A slew of other talented and well-known Canadian actors have gone through Da Vinci's Inquest: Da Vinci's boss was originally played by Robert Wisdon (oft-recognized as "the pusher" in a few X-Files episodes); Gerard Plunkett is the new Chief Coroner. Stephen Miller (you'd know him if you saw his picture!) plays detective Zack McNab, whose scenes sparring with Da Vinci over alternate theories of traffic events can be fall-down funny. Although not strictly Canadian, Matt Frewer of Max Headroom fame did a disturbing multi-episode arc in the second season (although for some people, anything Matt Frewer does is disturbing). Peter Williams appeared in three seasons as erstwhile-but-still-learning assistant coroner Morris Winston, and Lee Jay Bamberry has popped up as the cocksure Montreal police detective Roy LaBoucane.
Enough: none of this conveys the essence of Da Vinci's Inquest. The show can be gritty like grinding bones, smooth and companionable, utterly unsentimental, and socially conscious all at the same time. Every episode features multiple stories, although it's unlikely that many -- or even any of them -- will be neatly wrapped up at the end of the hour. The stories are plot-driven -- like most police procedurals, they rely on certain events happening in a particular order -- but they do not unfold like carefully plotted tales: instead, characters can spend months trying to figure out their next move, or have something utterly unexpected suddenly sideswipe them -- just like real life. Events are inextricably tied to the characters participating in them.

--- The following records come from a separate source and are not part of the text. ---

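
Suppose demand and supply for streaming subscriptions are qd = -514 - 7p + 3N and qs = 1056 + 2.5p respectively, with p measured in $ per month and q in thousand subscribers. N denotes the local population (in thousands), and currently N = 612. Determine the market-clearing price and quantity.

With N = 612, demand is qd = 1322 - 7p.
The market clears where 1322 - 7p = 1056 + 2.5p. Rearranging, 9.5p = 266, hence p* = 28.
Then q* = 1322 - 7(28) = 1126.

p* = 28, q* = 1126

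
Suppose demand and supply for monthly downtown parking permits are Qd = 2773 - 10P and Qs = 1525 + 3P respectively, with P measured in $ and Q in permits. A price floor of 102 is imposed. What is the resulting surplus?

Evaluating both curves at the floor price 102 gives Qd = 1753, Qs = 1831.
Surplus = Qs - Qd = 1831 - 1753 = 78.

Surplus = 78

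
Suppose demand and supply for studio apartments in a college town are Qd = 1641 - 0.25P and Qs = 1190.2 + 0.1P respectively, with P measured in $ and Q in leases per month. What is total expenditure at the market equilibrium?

At equilibrium Qd = Qs, so 1641 - 0.25P = 1190.2 + 0.1P; collecting terms, 450.8 = 0.35P and P* = 1288.
Substitute back: Q* = 1641 - 0.25(1288) = 1319.
Total expenditure = P* × Q* = 1288 × 1319 = 1698872.

Total expenditure = 1698872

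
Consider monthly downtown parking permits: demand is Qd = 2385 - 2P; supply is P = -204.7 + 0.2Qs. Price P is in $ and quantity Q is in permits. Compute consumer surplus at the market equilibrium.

Solving each curve for Q: Qs = 1023.5 + 5P.
Set Qd = Qs: 2385 - 2P = 1023.5 + 5P, so 1361.5 = 7P and P* = 194.5.
Plugging P* into demand: Q* = 2385 - 2(194.5) = 1996.
Demand choke price (Qd = 0): P = 2385/2 = 1192.5. Consumer surplus = ½ × (1192.5 - 194.5) × 1996 = 996004.

Consumer surplus = 996004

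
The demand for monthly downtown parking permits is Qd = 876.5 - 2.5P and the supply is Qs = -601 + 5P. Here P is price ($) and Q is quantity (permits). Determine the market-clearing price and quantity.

At equilibrium Qd = Qs, so 876.5 - 2.5P = -601 + 5P; collecting terms, 1477.5 = 7.5P and P* = 197.
Then Q* = 876.5 - 2.5(197) = 384.

P* = 197, Q* = 384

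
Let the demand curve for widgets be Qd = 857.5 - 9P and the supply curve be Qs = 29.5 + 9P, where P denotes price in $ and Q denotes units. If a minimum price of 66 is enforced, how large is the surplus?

At P = 66: Qd = 263.5 and Qs = 623.5.
Surplus = Qs - Qd = 623.5 - 263.5 = 360.

Surplus = 360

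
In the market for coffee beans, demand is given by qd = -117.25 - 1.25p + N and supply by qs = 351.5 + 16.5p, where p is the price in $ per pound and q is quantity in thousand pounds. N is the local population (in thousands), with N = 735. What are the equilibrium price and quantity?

With N = 735, demand is qd = 617.75 - 1.25p.
The market clears where 617.75 - 1.25p = 351.5 + 16.5p. Rearranging, 17.75p = 266.25, hence p* = 15.
From the demand curve, q* = 617.75 - 1.25(15) = 599.

p* = 15, q* = 599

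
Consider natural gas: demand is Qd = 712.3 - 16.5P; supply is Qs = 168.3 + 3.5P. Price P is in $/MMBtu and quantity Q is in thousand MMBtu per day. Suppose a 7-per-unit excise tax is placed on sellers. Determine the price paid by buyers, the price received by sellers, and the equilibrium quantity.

P_b = 28.425, P_s = 21.425, Q = 243.2875

The tax drives a wedge P_b - P_s = 7. Substituting P_s = P_b - 7 into supply: Qs = 143.8 + 3.5P_b.
Market clearing requires 712.3 - 16.5P_b = 143.8 + 3.5P_b; hence 568.5 = 20P_b and P_b = 28.425.
So P_s = 21.425 and the quantity traded is Q = 712.3 - 16.5(28.425) = 243.2875.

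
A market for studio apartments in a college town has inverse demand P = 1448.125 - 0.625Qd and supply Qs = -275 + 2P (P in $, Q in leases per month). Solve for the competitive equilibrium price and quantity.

P* = 720, Q* = 1165

Rewriting in direct form: Qd = 2317 - 1.6P.
Set Qd = Qs: 2317 - 1.6P = -275 + 2P, so 2592 = 3.6P and P* = 720.
Then Q* = 2317 - 1.6(720) = 1165.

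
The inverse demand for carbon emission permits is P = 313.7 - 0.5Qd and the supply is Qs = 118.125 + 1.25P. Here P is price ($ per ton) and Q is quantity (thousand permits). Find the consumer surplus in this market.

Consumer surplus = 24649

In direct form, Qd = 627.4 - 2P.
At equilibrium Qd = Qs, so 627.4 - 2P = 118.125 + 1.25P; collecting terms, 509.275 = 3.25P and P* = 156.7.
Then Q* = 627.4 - 2(156.7) = 314.
Demand choke price (Qd = 0): P = 627.4/2 = 313.7. Consumer surplus = ½ × (313.7 - 156.7) × 314 = 24649.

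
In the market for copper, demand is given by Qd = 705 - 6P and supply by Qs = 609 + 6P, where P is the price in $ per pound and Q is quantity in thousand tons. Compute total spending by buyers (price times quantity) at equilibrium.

At equilibrium Qd = Qs, so 705 - 6P = 609 + 6P; collecting terms, 96 = 12P and P* = 8.
From the demand curve, Q* = 705 - 6(8) = 657.
Total spending by buyers = P* × Q* = 8 × 657 = 5256.

Total spending by buyers = 5256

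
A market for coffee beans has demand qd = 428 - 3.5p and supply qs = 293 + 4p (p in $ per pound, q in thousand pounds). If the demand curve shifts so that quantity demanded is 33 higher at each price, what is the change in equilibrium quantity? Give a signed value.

The market clears where 428 - 3.5p = 293 + 4p. Rearranging, 7.5p = 135, hence p* = 18.
From the demand curve, q* = 428 - 3.5(18) = 365.
After the shift, demand is qd = 461 - 3.5p.
New equilibrium: 168 = 7.5p, so p = 22.4 and q = 382.6.
Δq = 382.6 - 365 = 17.6.

Δq = 17.6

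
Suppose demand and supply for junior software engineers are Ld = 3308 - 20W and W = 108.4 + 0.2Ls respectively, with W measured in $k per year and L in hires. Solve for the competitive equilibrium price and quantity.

W* = 154, L* = 228

Solving each curve for L: Ls = -542 + 5W.
The market clears where 3308 - 20W = -542 + 5W. Rearranging, 25W = 3850, hence W* = 154.
Plugging W* into demand: L* = 3308 - 20(154) = 228.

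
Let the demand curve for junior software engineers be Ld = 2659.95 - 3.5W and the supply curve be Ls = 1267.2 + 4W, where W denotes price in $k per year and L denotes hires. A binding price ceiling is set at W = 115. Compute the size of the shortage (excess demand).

With W fixed at 115, quantity demanded is 2257.45 and quantity supplied is 1727.2.
Shortage = Ld - Ls = 2257.45 - 1727.2 = 530.25.

Shortage = 530.25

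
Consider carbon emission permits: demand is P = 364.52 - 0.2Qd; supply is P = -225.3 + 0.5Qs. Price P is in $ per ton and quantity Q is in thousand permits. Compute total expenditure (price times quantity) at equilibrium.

Total expenditure = 165149.6

Rewriting in direct form: Qd = 1822.6 - 5P and Qs = 450.6 + 2P.
Set Qd = Qs: 1822.6 - 5P = 450.6 + 2P, so 1372 = 7P and P* = 196.
Substitute back: Q* = 1822.6 - 5(196) = 842.6.
Total expenditure = P* × Q* = 196 × 842.6 = 165149.6.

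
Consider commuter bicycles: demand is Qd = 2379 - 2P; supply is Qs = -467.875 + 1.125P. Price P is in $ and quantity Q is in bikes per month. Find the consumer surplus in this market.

Set Qd = Qs: 2379 - 2P = -467.875 + 1.125P, so 2846.875 = 3.125P and P* = 911.
Then Q* = 2379 - 2(911) = 557.
Demand choke price (Qd = 0): P = 2379/2 = 1189.5. Consumer surplus = ½ × (1189.5 - 911) × 557 = 77562.25.

Consumer surplus = 77562.25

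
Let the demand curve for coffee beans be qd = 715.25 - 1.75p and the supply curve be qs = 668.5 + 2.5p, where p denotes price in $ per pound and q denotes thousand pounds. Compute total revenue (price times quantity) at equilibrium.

Total revenue = 7656

At equilibrium qd = qs, so 715.25 - 1.75p = 668.5 + 2.5p; collecting terms, 46.75 = 4.25p and p* = 11.
Then q* = 715.25 - 1.75(11) = 696.
Total revenue = p* × q* = 11 × 696 = 7656.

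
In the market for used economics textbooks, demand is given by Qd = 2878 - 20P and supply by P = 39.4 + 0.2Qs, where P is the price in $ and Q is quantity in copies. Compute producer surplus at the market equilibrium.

Inverting to quantity form: Qs = -197 + 5P.
Set Qd = Qs: 2878 - 20P = -197 + 5P, so 3075 = 25P and P* = 123.
Then Q* = 2878 - 20(123) = 418.
Supply choke price (Qs = 0): P = 39.4. Producer surplus = ½ × (123 - 39.4) × 418 = 17472.4.

Producer surplus = 17472.4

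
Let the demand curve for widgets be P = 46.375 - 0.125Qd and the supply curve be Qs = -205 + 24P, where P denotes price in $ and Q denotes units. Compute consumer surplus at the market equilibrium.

In direct form, Qd = 371 - 8P.
At equilibrium Qd = Qs, so 371 - 8P = -205 + 24P; collecting terms, 576 = 32P and P* = 18.
Substitute back: Q* = 371 - 8(18) = 227.
Demand choke price (Qd = 0): P = 371/8 = 46.375. Consumer surplus = ½ × (46.375 - 18) × 227 = 3220.5625.

Consumer surplus = 3220.5625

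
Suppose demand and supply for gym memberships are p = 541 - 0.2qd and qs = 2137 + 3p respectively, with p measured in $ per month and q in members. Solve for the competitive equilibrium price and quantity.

p* = 71, q* = 2350

Rewriting in direct form: qd = 2705 - 5p.
Set qd = qs: 2705 - 5p = 2137 + 3p, so 568 = 8p and p* = 71.
Plugging p* into demand: q* = 2705 - 5(71) = 2350.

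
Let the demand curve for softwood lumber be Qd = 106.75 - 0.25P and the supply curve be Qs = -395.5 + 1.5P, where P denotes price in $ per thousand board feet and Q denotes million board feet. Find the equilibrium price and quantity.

P* = 287, Q* = 35

The market clears where 106.75 - 0.25P = -395.5 + 1.5P. Rearranging, 1.75P = 502.25, hence P* = 287.
Then Q* = 106.75 - 0.25(287) = 35.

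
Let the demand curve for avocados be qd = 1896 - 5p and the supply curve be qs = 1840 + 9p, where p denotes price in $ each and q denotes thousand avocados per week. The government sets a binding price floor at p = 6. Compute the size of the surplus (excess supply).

Surplus = 28

Evaluating both curves at the floor price 6 gives qd = 1866, qs = 1894.
Surplus = qs - qd = 1894 - 1866 = 28.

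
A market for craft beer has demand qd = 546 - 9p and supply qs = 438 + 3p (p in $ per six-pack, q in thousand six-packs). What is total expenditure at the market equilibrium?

The market clears where 546 - 9p = 438 + 3p. Rearranging, 12p = 108, hence p* = 9.
Plugging p* into demand: q* = 546 - 9(9) = 465.
Total expenditure = p* × q* = 9 × 465 = 4185.

Total expenditure = 4185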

As a result, the pacing of Da Vinci's Inquest can be frustrating -- on more than one occasion, I've wondered if an episode had ended, or if CBC had merely screwed up its feed -- and the CBC's increasingly unfathomable broadcast schedule doesn't help things.
But Da Vinci's Inquest is worth the effort. The sixth season is scheduled to start with a two-hour episode Sunday, November 23, and then appear at 9 PM Sundays on CBC until it's interrupted and rescheduled by hockey, holiday specials, the Queen visiting a relative, or Mr. Bean reruns. This year, look for Da Vinci to face promotion: rumor is he'll be a candidate for chief of police, and will have to learn to bite his tongue and play politics. Also look for Shannon and Leary be repartnered: my bet would be Shannon and Williams, while Kosmo will have to decide whether to let Leary sink or to try to help him swim. If you receive CBC, try to catch it, or at least give some thought to programming your VCR or one of those incomprehensible digital gizmo thingies. You won't regret it.